|1/2 cup||(125 ml) hoisin sauce|
|1/4 cup||soy sauce|
|1 tbsp||(15 ml) rice vinegar|
|1 tsp||(5 ml) sesame oil|
|2||cloves garlic, finely chopped|
|1||Package Schneiders Honey Garlic Chicken Meatballs|
|2||red bell peppers, seeded and each cut into 12 cubes or 12 mini bell peppers (left whole)|
|2 cups||pineapple, cut into 2” cubes|
|12||medium white button mushrooms, whole|
|2||Japanese eggplant, cut into 2” inch rounds|
|2 tbsp||(30 ml) canola oil|
|Salt and pepper|
|8||large wooden skewers|
In a large bowl, combine all the vegetables.
In a separate bowl whisk together the marinade ingredients until well combined. Pour the marinade over the vegetables, toss and season with salt and pepper.
Set aside for 10-15 minutes.
Preheat the grill, setting the burners on medium heat. Oil the barbeque grate.

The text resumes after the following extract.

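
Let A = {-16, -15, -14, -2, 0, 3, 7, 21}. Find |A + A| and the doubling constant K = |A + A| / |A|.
K = |A + A| / |A| = 31/8

Enumerate A + A = {a + b : a, b ∈ A}. With |A| = 8, there are |A|^2 = 64 ordered sum pairs; collecting distinct values, A + A = {-32, -31, -30, -29, -28, -18, -17, -16, -15, -14, -13, -12, -11, -9, -8, -7, -4, -2, 0, 1, 3, 5, 6, 7, 10, 14, 19, 21, 24, 28, 42}, so |A + A| = 31. Thus K = 31/8. For comparison, the minimum possible |A + A| over all 8-element sets is 2·8 − 1 = 15 (so min K = 15/8), attained only by arithmetic progressions.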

Thread the chicken meatballs onto the skewers, alternating with the bell peppers, eggplant, mushrooms and pineapple.
Grill the skewers for 6-8 minutes per side or until the chicken and vegetables are cooked thoroughly.
Thread a piece of green onion at each end of the skewers to prevent the wood from burning.